Since the data being used in this project is relatively popular on Kaggle, it has already been subject to some analysis. On Kaggle itself, there have been a few attempts at processing and visualizing the set in Python (e.g. kaggle.com/jesperdramsch/the-reason-we-re-happy). Additionally, there are already a few independent web projects on world happiness data (e.g. www.benscott.co.uk/wdvp/, alpha.iodide.io/notebooks/193/?viewMode=report). 
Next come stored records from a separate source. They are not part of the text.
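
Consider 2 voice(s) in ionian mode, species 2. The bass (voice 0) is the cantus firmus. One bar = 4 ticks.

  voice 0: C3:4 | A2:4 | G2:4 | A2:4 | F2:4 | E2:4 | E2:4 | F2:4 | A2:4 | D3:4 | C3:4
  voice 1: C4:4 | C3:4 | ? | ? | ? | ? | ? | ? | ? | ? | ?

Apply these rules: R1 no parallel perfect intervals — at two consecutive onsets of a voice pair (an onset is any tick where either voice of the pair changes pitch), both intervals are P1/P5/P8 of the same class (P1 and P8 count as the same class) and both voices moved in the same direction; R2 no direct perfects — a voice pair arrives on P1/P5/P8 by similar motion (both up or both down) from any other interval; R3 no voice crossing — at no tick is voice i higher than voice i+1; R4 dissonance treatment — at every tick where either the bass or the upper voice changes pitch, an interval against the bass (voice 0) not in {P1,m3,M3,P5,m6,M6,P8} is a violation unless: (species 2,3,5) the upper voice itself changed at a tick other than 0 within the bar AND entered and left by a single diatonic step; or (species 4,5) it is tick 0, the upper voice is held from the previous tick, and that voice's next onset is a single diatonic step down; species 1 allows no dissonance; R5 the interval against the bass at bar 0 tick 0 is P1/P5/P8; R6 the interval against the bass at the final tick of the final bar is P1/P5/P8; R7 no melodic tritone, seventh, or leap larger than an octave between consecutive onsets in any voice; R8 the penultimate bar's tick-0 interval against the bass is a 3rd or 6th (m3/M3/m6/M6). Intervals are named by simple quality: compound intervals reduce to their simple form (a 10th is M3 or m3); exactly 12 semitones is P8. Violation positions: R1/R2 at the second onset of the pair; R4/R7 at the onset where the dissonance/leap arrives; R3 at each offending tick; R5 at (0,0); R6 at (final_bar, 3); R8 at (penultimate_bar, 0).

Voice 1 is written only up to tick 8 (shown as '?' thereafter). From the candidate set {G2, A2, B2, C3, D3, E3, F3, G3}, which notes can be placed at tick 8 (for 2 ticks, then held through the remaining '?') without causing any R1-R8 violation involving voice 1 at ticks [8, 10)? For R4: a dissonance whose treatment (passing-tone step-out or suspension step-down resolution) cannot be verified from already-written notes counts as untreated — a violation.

{B2, D3, E3, G3}

G2: violates R2
A2: violates R4
B2: legal
C3: violates R4
D3: legal
E3: legal
F3: violates R4
G3: legal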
This project will differentiate itself by the quality of interactions and user control provided in the visualizations, as well as the detail of the analysis across metrics and between countries, allowing users to more easily find correlations between different metrics. Users will be able to sort through several years worth of data (as opposed to the single year offered in other projects), and directly compare metrics between countries and regions of their choosing. Furthermore, comparative visualizations will explore the relation between happiness and every other metric in the dataset, with the potential to add further metrics from outside the set (e.g. scraping Google trends data), further setting the project apart from its predecessors. 

Sources of inspiration for this project include sample d3 visualization features found on www.d3-graph-gallery.com/, as well as novel ways of data display and storytelling seen on www.reddit.com/r/dataisbeautiful/ and www.bl.ocks.org/.